The Nigerian economy will limp on at the slow tempo of growth it started the first quarter of the year with through to the end and expand at virtually the same rate next year, PricewaterhouseCoopers (PwC) foresaw in a new outlook for Africa’s largest economy.
“The marginal growth in GDP by 2.5% in Q2 2023 from 2.3% in Q1 2023 was caused by the lingering effect of the cash crunch. PwC projects a 2.8% growth rate for Nigeria in 2023 and 3% in 2024,” the consultancy firm said.
That marginal projection could be part of the chain reaction from enforcing fiscal reforms in Nigeria, according to the professional services firm.
This year’s forecast slightly lags the reckoning this month by the International Monetary Fund (IMF), which put Nigeria’s GDP growth rate at 2.9 per cent and that of 2024 at 3.3 per cent.
The 2024, as the IMF projected, falls behind the emerging market and developing economies average, but is way ahead of that of Africa’s most industrialised economy South Africa.

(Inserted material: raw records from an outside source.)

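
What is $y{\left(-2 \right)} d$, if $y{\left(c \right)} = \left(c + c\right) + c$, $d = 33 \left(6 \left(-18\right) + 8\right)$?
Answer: $19800$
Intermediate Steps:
$d = -3300$ ($d = 33 \left(-108 + 8\right) = 33 \left(-100\right) = -3300$)
$y{\left(c \right)} = 3 c$ ($y{\left(c \right)} = 2 c + c = 3 c$)
$y{\left(-2 \right)} d = 3 \left(-2\right) \left(-3300\right) = \left(-6\right) \left(-3300\right) = 19800$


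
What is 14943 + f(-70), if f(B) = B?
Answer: 14873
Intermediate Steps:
14943 + f(-70) = 14943 - 70 = 14873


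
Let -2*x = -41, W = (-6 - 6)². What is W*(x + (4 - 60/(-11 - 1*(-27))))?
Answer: 2988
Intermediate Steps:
W = 144 (W = (-12)² = 144)
x = 41/2 (x = -½*(-41) = 41/2 ≈ 20.500)
W*(x + (4 - 60/(-11 - 1*(-27)))) = 144*(41/2 + (4 - 60/(-11 - 1*(-27)))) = 144*(41/2 + (4 - 60/(-11 + 27))) = 144*(41/2 + (4 - 60/16)) = 144*(41/2 + (4 - 1*15/4)) = 144*(41/2 + (4 - 15/4)) = 144*(41/2 + ¼) = 144*(83/4) = 2988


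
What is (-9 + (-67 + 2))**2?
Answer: 5476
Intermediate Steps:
(-9 + (-67 + 2))**2 = (-9 - 65)**2 = (-74)**2 = 5476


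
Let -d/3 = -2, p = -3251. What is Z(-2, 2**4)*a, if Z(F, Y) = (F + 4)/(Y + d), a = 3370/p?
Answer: -3370/35761 ≈ -0.094237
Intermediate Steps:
d = 6 (d = -3*(-2) = 6)
a = -3370/3251 (a = 3370/(-3251) = 3370*(-1/3251) = -3370/3251 ≈ -1.0366)
Z(F, Y) = (4 + F)/(6 + Y) (Z(F, Y) = (F + 4)/(Y + 6) = (4 + F)/(6 + Y))
Z(-2, 2**4)*a = ((4 - 2)/(6 + 2**4))*(-3370/3251) = (2/(6 + 16))*(-3370/3251) = (2/22)*(-3370/3251) = ((1/22)*2)*(-3370/3251) = (1/11)*(-3370/3251) = -3370/35761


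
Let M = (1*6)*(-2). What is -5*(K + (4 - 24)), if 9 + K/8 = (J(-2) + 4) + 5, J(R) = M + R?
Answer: 660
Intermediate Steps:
M = -12 (M = 6*(-2) = -12)
J(R) = -12 + R
K = -112 (K = -72 + 8*(((-12 - 2) + 4) + 5) = -72 + 8*((-14 + 4) + 5) = -72 + 8*(-10 + 5) = -72 + 8*(-5) = -72 - 40 = -112)
-5*(K + (4 - 24)) = -5*(-112 + (4 - 24)) = -5*(-112 - 20) = -5*(-132) = 660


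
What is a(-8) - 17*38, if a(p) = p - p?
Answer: -646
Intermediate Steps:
a(p) = 0
a(-8) - 17*38 = 0 - 17*38 = 0 - 646 = -646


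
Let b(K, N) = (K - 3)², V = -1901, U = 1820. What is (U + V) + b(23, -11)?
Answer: 319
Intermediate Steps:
b(K, N) = (-3 + K)²
(U + V) + b(23, -11) = (1820 - 1901) + (-3 + 23)² = -81 + 20² = -81 + 400 = 319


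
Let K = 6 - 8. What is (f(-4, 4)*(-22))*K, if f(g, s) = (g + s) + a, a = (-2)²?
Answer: 176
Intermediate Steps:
a = 4
f(g, s) = 4 + g + s (f(g, s) = (g + s) + 4 = 4 + g + s)
K = -2
(f(-4, 4)*(-22))*K = ((4 - 4 + 4)*(-22))*(-2) = (4*(-22))*(-2) = -88*(-2) = 176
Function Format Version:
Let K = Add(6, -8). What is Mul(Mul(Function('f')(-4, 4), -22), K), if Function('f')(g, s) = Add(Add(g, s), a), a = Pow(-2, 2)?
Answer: 176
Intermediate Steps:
a = 4
Function('f')(g, s) = Add(4, g, s) (Function('f')(g, s) = Add(Add(g, s), 4) = Add(4, g, s))
K = -2
Mul(Mul(Function('f')(-4, 4), -22), K) = Mul(Mul(Add(4, -4, 4), -22), -2) = Mul(Mul(4, -22), -2) = Mul(-88, -2) = 176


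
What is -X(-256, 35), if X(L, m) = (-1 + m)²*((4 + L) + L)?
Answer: 587248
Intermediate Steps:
X(L, m) = (-1 + m)²*(4 + 2*L)
-X(-256, 35) = -2*(-1 + 35)²*(2 - 256) = -2*34²*(-254) = -2*1156*(-254) = -1*(-587248) = 587248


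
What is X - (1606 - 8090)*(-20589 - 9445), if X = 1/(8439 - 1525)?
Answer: -1346435512783/6914 ≈ -1.9474e+8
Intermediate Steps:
X = 1/6914 ≈ 0.00014463
X - (1606 - 8090)*(-20589 - 9445) = 1/6914 - (1606 - 8090)*(-20589 - 9445) = 1/6914 - (-6484)*(-30034) = 1/6914 - 1*194740456 = 1/6914 - 194740456 = -1346435512783/6914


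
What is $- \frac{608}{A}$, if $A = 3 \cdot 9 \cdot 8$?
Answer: $- \frac{76}{27} \approx -2.8148$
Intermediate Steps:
$A = 216$ ($A = 27 \cdot 8 = 216$)
$- \frac{608}{A} = - \frac{608}{216} = \left(-608\right) \frac{1}{216} = - \frac{76}{27}$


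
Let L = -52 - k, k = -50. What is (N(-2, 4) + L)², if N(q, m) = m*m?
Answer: 196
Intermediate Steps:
N(q, m) = m²
L = -2 (L = -52 - 1*(-50) = -52 + 50 = -2)
(N(-2, 4) + L)² = (4² - 2)² = (16 - 2)² = 14² = 196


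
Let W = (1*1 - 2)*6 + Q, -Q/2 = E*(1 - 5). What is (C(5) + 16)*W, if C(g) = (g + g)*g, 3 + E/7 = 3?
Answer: -396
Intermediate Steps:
E = 0 (E = -21 + 7*3 = -21 + 21 = 0)
Q = 0 (Q = -0*(1 - 5) = -0*(-4) = -2*0 = 0)
C(g) = 2*g² (C(g) = (2*g)*g = 2*g²)
W = -6 (W = (1*1 - 2)*6 + 0 = (1 - 2)*6 + 0 = -1*6 + 0 = -6 + 0 = -6)
(C(5) + 16)*W = (2*5² + 16)*(-6) = (2*25 + 16)*(-6) = (50 + 16)*(-6) = 66*(-6) = -396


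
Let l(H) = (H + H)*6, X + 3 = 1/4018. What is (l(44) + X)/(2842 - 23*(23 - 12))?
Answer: 2109451/10402602 ≈ 0.20278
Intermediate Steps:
X = -12053/4018 (X = -3 + 1/4018 = -12053/4018 ≈ -2.9998)
l(H) = 12*H (l(H) = (2*H)*6 = 12*H)
(l(44) + X)/(2842 - 23*(23 - 12)) = (12*44 - 12053/4018)/(2842 - 23*(23 - 12)) = (528 - 12053/4018)/(2842 - 23*11) = 2109451/(4018*(2842 - 253)) = (2109451/4018)/2589 = (2109451/4018)*(1/2589) = 2109451/10402602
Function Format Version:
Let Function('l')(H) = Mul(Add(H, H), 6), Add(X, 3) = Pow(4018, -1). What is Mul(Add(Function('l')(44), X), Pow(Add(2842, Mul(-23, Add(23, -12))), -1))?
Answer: Rational(2109451, 10402602) ≈ 0.20278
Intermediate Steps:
X = Rational(-12053, 4018) (X = Add(-3, Pow(4018, -1)) = Add(-3, Rational(1, 4018)) = Rational(-12053, 4018) ≈ -2.9998)
Function('l')(H) = Mul(12, H) (Function('l')(H) = Mul(Mul(2, H), 6) = Mul(12, H))
Mul(Add(Function('l')(44), X), Pow(Add(2842, Mul(-23, Add(23, -12))), -1)) = Mul(Add(Mul(12, 44), Rational(-12053, 4018)), Pow(Add(2842, Mul(-23, Add(23, -12))), -1)) = Mul(Add(528, Rational(-12053, 4018)), Pow(Add(2842, Mul(-23, 11)), -1)) = Mul(Rational(2109451, 4018), Pow(Add(2842, -253), -1)) = Mul(Rational(2109451, 4018), Pow(2589, -1)) = Mul(Rational(2109451, 4018), Rational(1, 2589)) = Rational(2109451, 10402602)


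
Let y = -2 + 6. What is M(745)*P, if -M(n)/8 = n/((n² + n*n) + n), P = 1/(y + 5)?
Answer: -8/13419 ≈ -0.00059617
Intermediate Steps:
y = 4
P = ⅑ (P = 1/(4 + 5) = 1/9 = ⅑ ≈ 0.11111)
M(n) = -8*n/(n + 2*n²) (M(n) = -8*n/((n² + n*n) + n) = -8*n/((n² + n²) + n) = -8*n/(2*n² + n) = -8*n/(n + 2*n²))
M(745)*P = -8/(1 + 2*745)*(⅑) = -8/(1 + 1490)*(⅑) = -8/1491*(⅑) = -8*1/1491*(⅑) = -8/1491*⅑ = -8/13419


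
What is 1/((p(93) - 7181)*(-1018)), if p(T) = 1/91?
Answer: 91/665232460 ≈ 1.3679e-7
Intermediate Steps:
p(T) = 1/91
1/((p(93) - 7181)*(-1018)) = 1/((1/91 - 7181)*(-1018)) = -1/1018/(-653470/91) = -91/653470*(-1/1018) = 91/665232460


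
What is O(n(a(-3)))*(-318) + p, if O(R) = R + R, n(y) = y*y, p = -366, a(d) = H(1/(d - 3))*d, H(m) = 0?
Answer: -366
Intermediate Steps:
a(d) = 0 (a(d) = 0*d = 0)
n(y) = y²
O(R) = 2*R
O(n(a(-3)))*(-318) + p = (2*0²)*(-318) - 366 = (2*0)*(-318) - 366 = 0*(-318) - 366 = 0 - 366 = -366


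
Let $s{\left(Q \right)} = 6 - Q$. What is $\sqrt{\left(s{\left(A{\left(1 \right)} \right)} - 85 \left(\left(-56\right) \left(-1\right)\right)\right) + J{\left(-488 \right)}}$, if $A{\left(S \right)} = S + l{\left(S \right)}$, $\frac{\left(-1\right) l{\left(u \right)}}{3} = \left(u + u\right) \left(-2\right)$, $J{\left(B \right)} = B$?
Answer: $i \sqrt{5255} \approx 72.491 i$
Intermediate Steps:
$l{\left(u \right)} = 12 u$ ($l{\left(u \right)} = - 3 \left(u + u\right) \left(-2\right) = - 3 \cdot 2 u \left(-2\right) = - 3 \left(- 4 u\right) = 12 u$)
$A{\left(S \right)} = 13 S$ ($A{\left(S \right)} = S + 12 S = 13 S$)
$\sqrt{\left(s{\left(A{\left(1 \right)} \right)} - 85 \left(\left(-56\right) \left(-1\right)\right)\right) + J{\left(-488 \right)}} = \sqrt{\left(\left(6 - 13 \cdot 1\right) - 85 \left(\left(-56\right) \left(-1\right)\right)\right) - 488} = \sqrt{\left(\left(6 - 13\right) - 4760\right) - 488} = \sqrt{\left(-7 - 4760\right) - 488} = \sqrt{-4767 - 488} = \sqrt{-5255} = i \sqrt{5255}$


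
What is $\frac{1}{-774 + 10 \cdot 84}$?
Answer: $\frac{1}{66} \approx 0.015152$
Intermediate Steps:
$\frac{1}{-774 + 10 \cdot 84} = \frac{1}{-774 + 840} = \frac{1}{66}$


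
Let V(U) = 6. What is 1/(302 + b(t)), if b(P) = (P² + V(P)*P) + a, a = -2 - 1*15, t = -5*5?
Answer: 1/760 ≈ 0.0013158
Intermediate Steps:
t = -25
a = -17 (a = -2 - 15 = -17)
b(P) = -17 + P² + 6*P (b(P) = (P² + 6*P) - 17 = -17 + P² + 6*P)
1/(302 + b(t)) = 1/(302 + (-17 + (-25)² + 6*(-25))) = 1/(302 + (-17 + 625 - 150)) = 1/(302 + 458) = 1/760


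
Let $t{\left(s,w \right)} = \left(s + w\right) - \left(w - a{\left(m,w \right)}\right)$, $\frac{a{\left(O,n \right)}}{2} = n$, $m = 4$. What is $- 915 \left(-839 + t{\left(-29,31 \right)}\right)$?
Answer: $737490$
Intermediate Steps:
$a{\left(O,n \right)} = 2 n$
$t{\left(s,w \right)} = s + 2 w$ ($t{\left(s,w \right)} = \left(s + w\right) + \left(2 w - w\right) = \left(s + w\right) + w = s + 2 w$)
$- 915 \left(-839 + t{\left(-29,31 \right)}\right) = - 915 \left(-839 + \left(-29 + 2 \cdot 31\right)\right) = - 915 \left(-839 + \left(-29 + 62\right)\right) = - 915 \left(-839 + 33\right) = \left(-915\right) \left(-806\right) = 737490$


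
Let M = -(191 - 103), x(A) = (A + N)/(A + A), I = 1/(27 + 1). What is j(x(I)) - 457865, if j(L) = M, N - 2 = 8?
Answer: -457953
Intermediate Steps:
N = 10 (N = 2 + 8 = 10)
I = 1/28 ≈ 0.035714
x(A) = (10 + A)/(2*A) (x(A) = (A + 10)/(A + A) = (10 + A)/((2*A)) = (10 + A)*(1/(2*A)) = (10 + A)/(2*A))
M = -88 (M = -1*88 = -88)
j(L) = -88
j(x(I)) - 457865 = -88 - 457865 = -457953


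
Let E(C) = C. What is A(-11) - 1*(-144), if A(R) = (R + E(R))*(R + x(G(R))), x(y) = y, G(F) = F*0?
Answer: 386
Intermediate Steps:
G(F) = 0
A(R) = 2*R² (A(R) = (R + R)*(R + 0) = (2*R)*R = 2*R²)
A(-11) - 1*(-144) = 2*(-11)² - 1*(-144) = 2*121 + 144 = 242 + 144 = 386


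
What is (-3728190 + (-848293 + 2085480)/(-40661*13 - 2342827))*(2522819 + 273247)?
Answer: -4988741221422178857/478570 ≈ -1.0424e+13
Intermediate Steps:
(-3728190 + (-848293 + 2085480)/(-40661*13 - 2342827))*(2522819 + 273247) = (-3728190 + 1237187/(-528593 - 2342827))*2796066 = (-3728190 + 1237187/(-2871420))*2796066 = (-3728190 + 1237187*(-1/2871420))*2796066 = (-3728190 - 1237187/2871420)*2796066 = -10705200566987/2871420*2796066 = -4988741221422178857/478570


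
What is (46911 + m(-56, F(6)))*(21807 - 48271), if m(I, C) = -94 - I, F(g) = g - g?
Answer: -1240447072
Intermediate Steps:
F(g) = 0
(46911 + m(-56, F(6)))*(21807 - 48271) = (46911 + (-94 - 1*(-56)))*(21807 - 48271) = (46911 + (-94 + 56))*(-26464) = (46911 - 38)*(-26464) = 46873*(-26464) = -1240447072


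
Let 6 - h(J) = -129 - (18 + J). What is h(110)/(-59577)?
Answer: -263/59577 ≈ -0.0044145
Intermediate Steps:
h(J) = 153 + J (h(J) = 6 - (-129 - (18 + J)) = 6 - (-129 + (-18 - J)) = 6 - (-147 - J) = 6 + (147 + J) = 153 + J)
h(110)/(-59577) = (153 + 110)/(-59577) = 263*(-1/59577) = -263/59577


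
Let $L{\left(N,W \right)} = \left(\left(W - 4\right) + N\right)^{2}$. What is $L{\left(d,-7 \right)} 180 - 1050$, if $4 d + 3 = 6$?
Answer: $\frac{71445}{4} \approx 17861.0$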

Interestingly, the Bretton Woods institution expects the Southern African country to confine Nigeria to the second position on the continent in GDP terms next year even at a 1.8 per cent growth rate.
Three sectors namely manufacturing, ICT and finance & insurance together contributed 45 per cent of company income tax and value-added tax in the first quarter, seen by PwC to mean revenue receipt is not broadly spread across the 21 sectors of the economy.
“This may have implications for reaching the targeted tax to GDP of 18% by 2026 and government revenue generation capacity in the short to medium term.”
Nigeria is on a drive to buck tax’s contribution to GDP up to 18 per cent by 2026 so that the country, one of the crop with the lowest tax-to-GDP ratio in the globe, will be able to bolster revenue as borrowing is no longer an option for government finance.
Debt servicing currently gulps 96 per cent of government revenue after securitising the credit from the Central Bank of Nigeria, the so-called Ways & Means, and a devaluation of the naira magnified public debt to N87.4 trillion in the quarter to June.
With little room left to manoeuvre within the statutory debt allowance, borrowing is not on the cards, the government said in August.
Attention will instead shift to cultivating overseas investors, it added.